From off-screen, Viktor said, "I said no such thing. I said pepper."
Hope rolled her eyes. "He said both."
Kai felt something unclench in his chest for the first time in eighteen hours.
"I'll be home soon," he said.
"Promise?"
"Promise."
After the call, he found Yuki on the clinic roof with two coffees and a city skyline full of reflected ambulance lights.
She handed him one cup.
"Snowglass," she said, staring over rooftops. "That was my call sign in one of the old training houses. I haven't heard it in years."
Kai waited.
"If Aster exists and I signed the closure report, then either I closed it and forgot, or I signed a lie and forgot, or someone edited my memory around it."
"All options are bad," Kai said.
"All options are operationally useful if we accept them fast." She turned to him. "We go Warsaw. We verify Aster. We stop guessing."
He nodded.
Back in Nordheim, hours later, after flights and debriefs and security checks, he found Hope half asleep at the kitchen table coloring a map of Europe for school.

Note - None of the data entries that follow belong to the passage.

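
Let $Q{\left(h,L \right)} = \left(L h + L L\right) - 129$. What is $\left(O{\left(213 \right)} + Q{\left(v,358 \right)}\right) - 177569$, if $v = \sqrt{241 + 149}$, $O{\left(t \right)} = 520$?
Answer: $-49014 + 358 \sqrt{390} \approx -41944.0$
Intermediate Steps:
$v = \sqrt{390} \approx 19.748$
$Q{\left(h,L \right)} = -129 + L^{2} + L h$ ($Q{\left(h,L \right)} = \left(L h + L^{2}\right) - 129 = \left(L^{2} + L h\right) - 129 = -129 + L^{2} + L h$)
$\left(O{\left(213 \right)} + Q{\left(v,358 \right)}\right) - 177569 = \left(520 + \left(-129 + 358^{2} + 358 \sqrt{390}\right)\right) - 177569 = \left(520 + \left(-129 + 128164 + 358 \sqrt{390}\right)\right) - 177569 = \left(520 + \left(128035 + 358 \sqrt{390}\right)\right) - 177569 = \left(128555 + 358 \sqrt{390}\right) - 177569 = -49014 + 358 \sqrt{390}$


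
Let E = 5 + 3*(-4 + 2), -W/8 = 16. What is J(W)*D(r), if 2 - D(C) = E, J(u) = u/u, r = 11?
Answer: 3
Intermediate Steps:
W = -128 (W = -8*16 = -128)
J(u) = 1
E = -1 (E = 5 + 3*(-2) = 5 - 6 = -1)
D(C) = 3 (D(C) = 2 - 1*(-1) = 2 + 1 = 3)
J(W)*D(r) = 1*3 = 3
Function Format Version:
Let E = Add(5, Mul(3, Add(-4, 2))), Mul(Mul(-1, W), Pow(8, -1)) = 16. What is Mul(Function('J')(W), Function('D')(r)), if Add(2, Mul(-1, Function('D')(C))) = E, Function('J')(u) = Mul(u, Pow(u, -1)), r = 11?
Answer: 3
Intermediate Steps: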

She woke enough to slide her small hand into his.
"You smell like helicopter," she murmured.
"Occupational hazard."
"Sit for one minute," she said, already drifting again.
Kai sat.
Hope put her head against his arm, closed her eyes, and trusted the world to hold for sixty seconds while she slept.
He did not move.
Elena came in quietly, took in the scene, and set a bowl of Viktor's over-peppered soup beside him without a word. Her fingers brushed the back of his neck once, a quick diagnostic and a quicker reassurance.
"One minute can become ten," she whispered.
"Let it," Kai whispered back.
Outside, wind pressed against the kitchen windows. Inside, crayons lay scattered across a half-colored map, and Europe looked less like borders and more like a place where people might still decide to keep each other alive.